Brünner Gericht tagt zu EU-Reformvertrag:
Entscheidung über Verfassungsmäßigkeit

Rede von Tschechiens Präsident Klaus erwartet Lissabon-Vertrag wurde in 23 Ländern ratifiziert

Brünner Gericht tagt zu EU-Reformvertrag:
Entscheidung über Verfassungsmäßigkeit © Bild: APA/DPA/Ansa Brambatti

Vor dem tschechischen Verfassungsgerichtshof in Brünn hat mittlerweile ein Verfahren begonnen, an dessen Ende das 15-köpfige Richter-Gremium entscheiden soll, ob der EU-Reformvertrag nicht im Widerspruch zur tschechischen Verfassung steht. Das Verfahren wird sowohl in Tschechien als auch von den EU-Partnern mit Spannung beobachtet.

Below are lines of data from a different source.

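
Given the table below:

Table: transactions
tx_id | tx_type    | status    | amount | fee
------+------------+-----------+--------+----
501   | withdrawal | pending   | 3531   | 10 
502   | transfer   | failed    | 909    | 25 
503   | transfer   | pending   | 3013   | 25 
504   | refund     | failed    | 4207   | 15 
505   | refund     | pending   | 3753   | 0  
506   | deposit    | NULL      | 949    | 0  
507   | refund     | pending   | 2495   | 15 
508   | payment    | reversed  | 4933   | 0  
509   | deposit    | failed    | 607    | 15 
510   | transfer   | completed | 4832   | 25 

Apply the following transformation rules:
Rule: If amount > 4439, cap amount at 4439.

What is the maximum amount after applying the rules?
4439

Step 1: Original maximum amount = 4933
Step 2: Apply cap at 4439
Step 3: 2 records had amount > 4439 and were capped
Step 4: Maximum after transformation = 4439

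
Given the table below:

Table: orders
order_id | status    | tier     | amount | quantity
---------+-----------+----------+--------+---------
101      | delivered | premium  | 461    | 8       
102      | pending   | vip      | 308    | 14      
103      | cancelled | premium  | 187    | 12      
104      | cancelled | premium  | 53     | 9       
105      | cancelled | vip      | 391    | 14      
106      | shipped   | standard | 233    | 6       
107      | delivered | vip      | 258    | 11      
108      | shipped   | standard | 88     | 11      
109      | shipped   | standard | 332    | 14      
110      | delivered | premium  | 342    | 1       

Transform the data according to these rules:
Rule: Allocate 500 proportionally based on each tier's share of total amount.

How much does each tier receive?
premium: 196.57, standard: 123.07, vip: 180.36

Step 1: Calculate total amount = 2653
Step 2: Calculate each tier's proportion:
  premium: 1043/2653 = 39.31% → 196.57
  standard: 653/2653 = 24.61% → 123.07
  vip: 957/2653 = 36.07% → 180.36
Step 3: Verify: sum of allocations ≈ 500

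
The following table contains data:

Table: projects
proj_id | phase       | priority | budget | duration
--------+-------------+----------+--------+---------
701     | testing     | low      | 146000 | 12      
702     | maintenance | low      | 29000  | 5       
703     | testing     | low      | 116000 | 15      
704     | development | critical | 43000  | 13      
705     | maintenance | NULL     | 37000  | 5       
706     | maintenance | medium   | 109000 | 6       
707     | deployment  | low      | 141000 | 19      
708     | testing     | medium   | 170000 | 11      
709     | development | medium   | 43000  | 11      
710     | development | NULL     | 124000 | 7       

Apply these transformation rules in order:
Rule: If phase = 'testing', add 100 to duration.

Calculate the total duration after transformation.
404

Step 1: Count records where phase = 'testing': 3
Step 2: Total bonus added: 3 × 100 = 300
Step 3: Original sum of duration: 104
Step 4: Final sum = 104 + 300 = 404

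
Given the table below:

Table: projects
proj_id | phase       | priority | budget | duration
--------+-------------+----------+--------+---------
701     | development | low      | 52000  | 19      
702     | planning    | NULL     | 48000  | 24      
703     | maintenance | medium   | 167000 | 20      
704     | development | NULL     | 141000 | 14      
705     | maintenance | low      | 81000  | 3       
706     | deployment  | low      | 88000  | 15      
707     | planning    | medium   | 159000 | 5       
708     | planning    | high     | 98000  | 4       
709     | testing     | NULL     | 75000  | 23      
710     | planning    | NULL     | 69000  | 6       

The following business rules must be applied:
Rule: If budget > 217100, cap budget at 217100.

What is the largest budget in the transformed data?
167000

Step 1: Original maximum budget = 167000
Step 2: Check cap of 217100 against maximum
Step 3: No records exceed the cap (max 167000 <= cap 217100), so no capping applies
Step 4: Maximum after transformation = 167000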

Um Überprüfung des Dokuments wurde der Verfassungsgerichtshof vom tschechischen Senat ersucht. Senatoren der konservativen Demokratischen Bürgerpartei (ODS) von Premier Mirek Topolanek hatten dies durchgesetzt. Von dem Urteil hängt ab, ob das Parlament den EU-Reformvertrag wird ratifizieren können. Tschechien bleibt außer Irland das einzige EU-Land, wo der Vertrag von Lissabon noch nicht gebilligt wurde. In Deutschland und Polen fehlen nur noch die Unterschriften der Staatspräsidenten.

"Totes Dokument"
Beim Verfahren werden die Richter die Standpunkte der Chefs von beiden Parlamentskammern, der Regierung sowie des Staatspräsidenten Vaclav Klaus anhören. Klaus, auch ODS-Ehrenvorsitzender, gilt als starker Kritiker des EU-Reformvertrages. Nach dem Nein der Iren bei einer Volksabstimmung im Juni hatte er den Vertrag als "totes Dokument" bezeichnet. Am gestrigen Montag deutete Klaus an, er würde das Abkommen erst dann unterschreiben, wenn es von Irland ratifiziert wurde. Der EU-Reformvertrag bedeute eine "fatale Beschränkung der Souveränität unseres Landes", so Klaus.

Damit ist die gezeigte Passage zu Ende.